Benzene, (chloromethyl)- (Benzyl chloride)

CAS Registry Number 100-44-7

The Final Screening Assessment for Benzyl Chloride was published on November 28, 2009 as part of Batch 6 of the Challenge initiative of the Chemicals Management Plan (CMP). The assessment is summarized on this web page.

What is it

  • Benzene, chloromethyl-, also known as benzyl chloride, is an industrial chemical.

How is it used

  • Benzyl chloride is mainly used in Canada to make other chemicals used for the synthesis of a quaternary ammonium compound, known as benzalkonium chloride. Quaternary ammonium compounds are used primarily as hard surface sanitizers, corrosion inhibitors, fungicides in industrial cleaners, and as bactericides or surfactant in household and personal care products.
  • Benzyl chloride is also used to produce benzyl alcohol which is used in a wide spectrum of applications, including pharmaceuticals, cosmetic formulations, flavour products, solvents and textile dye.
  • It is also used to produce benzyl butyl phthalate used mainly as a plasticizer in vinyl flooring and other flexible polyvinyl chloride uses, such as food packaging.
  • For all of these products, benzyl chloride may be present at very low (trace) levels, leftover from the manufacturing process.
  • Benzyl chloride is not currently manufactured in Canada but is imported into Canada.

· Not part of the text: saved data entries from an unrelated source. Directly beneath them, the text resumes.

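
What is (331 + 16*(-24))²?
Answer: 2809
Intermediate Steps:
(331 + 16*(-24))² = (331 - 384)² = (-53)² = 2809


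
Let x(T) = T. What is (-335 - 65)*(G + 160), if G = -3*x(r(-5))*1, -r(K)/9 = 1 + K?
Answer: -20800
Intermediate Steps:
r(K) = -9 - 9*K (r(K) = -9*(1 + K) = -9 - 9*K)
G = -108 (G = -3*(-9 - 9*(-5))*1 = -3*(-9 + 45)*1 = -3*36*1 = -108*1 = -108)
(-335 - 65)*(G + 160) = (-335 - 65)*(-108 + 160) = -400*52 = -20800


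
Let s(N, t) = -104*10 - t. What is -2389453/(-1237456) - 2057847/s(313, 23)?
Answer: 231730464161/119583248 ≈ 1937.8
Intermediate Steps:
s(N, t) = -1040 - t
-2389453/(-1237456) - 2057847/s(313, 23) = -2389453/(-1237456) - 2057847/(-1040 - 1*23) = -2389453*(-1/1237456) - 2057847/(-1040 - 23) = 217223/112496 - 2057847/(-1063) = 217223/112496 - 2057847*(-1/1063) = 217223/112496 + 2057847/1063 = 231730464161/119583248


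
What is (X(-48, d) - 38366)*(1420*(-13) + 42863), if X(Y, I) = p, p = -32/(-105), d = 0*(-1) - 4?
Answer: -98304996394/105 ≈ -9.3624e+8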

Why is the Government of Canada assessing it

  • Benzyl chloride was classified by international organizations as a substance that was found to cause cancer and may cause genetic effects, based on laboratory studies.

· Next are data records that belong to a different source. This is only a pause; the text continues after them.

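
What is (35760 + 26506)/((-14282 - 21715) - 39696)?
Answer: -62266/75693 ≈ -0.82261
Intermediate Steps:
(35760 + 26506)/((-14282 - 21715) - 39696) = 62266/(-35997 - 39696) = 62266/(-75693) = 62266*(-1/75693) = -62266/75693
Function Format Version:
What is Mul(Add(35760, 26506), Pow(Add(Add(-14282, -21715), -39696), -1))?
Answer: Rational(-62266, 75693) ≈ -0.82261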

How are people in Canada exposed to it

  • Exposure of people in Canada to benzyl chloride is expected to be low and to occur predominantly through inhalation.
  • People in Canada may be exposed to benzyl chloride through emissions from the burning of fossil fuels.
  • Exposure due to use of products in and around the home containing residual quantities of benzyl chloride is predicted to be low (for example, personal care products such as hair conditioner and shower gel).
  • Exposure from other sources is expected to be negligible.

What are the results of the assessment

  • The Government of Canada conducted a science-based evaluation of benzyl chloride, called a screening assessment.
  • The Government concluded that benzyl chloride is harmful to human health.
  • The Government also concluded that benzyl chloride is not entering the environment in a quantity or under conditions that constitute a danger to the environment.

What is the Government doing

  • Exposure of people in Canada is considered to be low and the Government is taking action so that exposure remains low.
  • The Government will investigate the utility of implementing a future use notification. This would require that any proposed new manufacture, import or use of this substance be subject to further assessment before this new activity is allowed.
  • The Government also proposes to add benzyl chloride to the Environmental Emergency Regulations of the Canadian Environmental Protection Act, 1999 due to its high-volume use, to make sure emergency preparedness and response requirements are in place.
  • The Government is proposing to include benzyl chloride as a prohibited or restricted ingredient on Health Canada's Cosmetic Ingredient Hotlist. The Hotlist is used to communicate that certain substances may not be compliant with requirements of the Food and Drugs Act or the Cosmetic Regulations. Under Canadian legislation, cosmetics that contain substances that are harmful to the user cannot be sold.
  • The risk management approach was published on November 28, 2009. It was followed by a 60-day comment period that ended January 27, 2010.
  • Information on the risk management actions for benzyl chloride is available.

What can people in Canada do

  • The health risks associated with a chemical depend on the hazard (its potential to cause health effects) and the dose (the amount of chemical to which you are exposed).
  • Because exposure to benzyl chloride is low, the Government is not currently recommending specific actions by people in Canada to reduce their exposure.